2 lbs chicken drumettes (or wingettes and drumettes mixed)
Marinade and finishing sauce
2 Tbsp canola oil
1 tsp sesame oil
2 Tbsp rice vinegar
3 Tbsp soy sauce
2 Tbsp Korean red chili paste (Gochuchang) - can substitute by mixing 1 ½ Tbsp Sambal Oelek or other chili paste with ½ tsp sugar
2 Tbsp lime juice
1 tsp lime zest
1 Tbsp grated fresh ginger
2 cloves garlic, finely minced
2 Tbsp brown sugar
2 green onions, finely chopped
½ tsp dried chili flakes (optional)
Preheat oven to 375F
Combine all marinade / finishing sauce ingredients in a bowl. Stirring until sugar is dissolved. Divide sauce into two equal portions. Half will be used to marinade wings. The remaining half will become the finishing sauce.
With half of the sauce marinate chicken wings for 15 minutes, or overnight. A resealable freezer bag can be used.

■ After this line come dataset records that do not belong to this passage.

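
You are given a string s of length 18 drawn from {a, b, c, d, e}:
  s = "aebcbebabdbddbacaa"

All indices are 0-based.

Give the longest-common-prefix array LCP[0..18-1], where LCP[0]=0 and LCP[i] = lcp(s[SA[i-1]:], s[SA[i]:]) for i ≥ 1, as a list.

sorted suffixes:
  #0 SA[0]=17  'a'
  #1 SA[1]=16  'aa'
  #2 SA[2]=7  'abdbddbacaa'
  #3 SA[3]=14  'acaa'
  #4 SA[4]=0  'aebcbebabdbddbacaa'
  #5 SA[5]=6  'babdbddbacaa'
  #6 SA[6]=13  'bacaa'
  #7 SA[7]=2  'bcbebabdbddbacaa'
  #8 SA[8]=8  'bdbddbacaa'
  #9 SA[9]=10  'bddbacaa'
  #10 SA[10]=4  'bebabdbddbacaa'
  #11 SA[11]=15  'caa'
  #12 SA[12]=3  'cbebabdbddbacaa'
  #13 SA[13]=12  'dbacaa'
  #14 SA[14]=9  'dbddbacaa'
  #15 SA[15]=11  'ddbacaa'
  #16 SA[16]=5  'ebabdbddbacaa'
  #17 SA[17]=1  'ebcbebabdbddbacaa'

SA = [17, 16, 7, 14, 0, 6, 13, 2, 8, 10, 4, 15, 3, 12, 9, 11, 5, 1]
i: (SA[i-1],SA[i]) lcp shared
  1: (17,16) 1 'a'
  2: (16,7) 1 'a'
  3: (7,14) 1 'a'
  4: (14,0) 1 'a'
  5: (0,6) 0 ''
  6: (6,13) 2 'ba'
  7: (13,2) 1 'b'
  8: (2,8) 1 'b'
  9: (8,10) 2 'bd'
  10: (10,4) 1 'b'
  11: (4,15) 0 ''
  12: (15,3) 1 'c'
  13: (3,12) 0 ''
  14: (12,9) 2 'db'
  15: (9,11) 1 'd'
  16: (11,5) 0 ''
  17: (5,1) 2 'eb'

[0, 1, 1, 1, 1, 0, 2, 1, 1, 2, 1, 0, 1, 0, 2, 1, 0, 2]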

Line a baking sheet with foil and then position a rack on the baking sheet large enough to hold all the wings in one layer. Spray the rack with non-stick cooking spray. Position wings on rack.
Place wings in the oven and bake for 30 minutes, or until wings are cooked through and brown. Transfer wings to a serving platter and drizzle with the finishing sauce.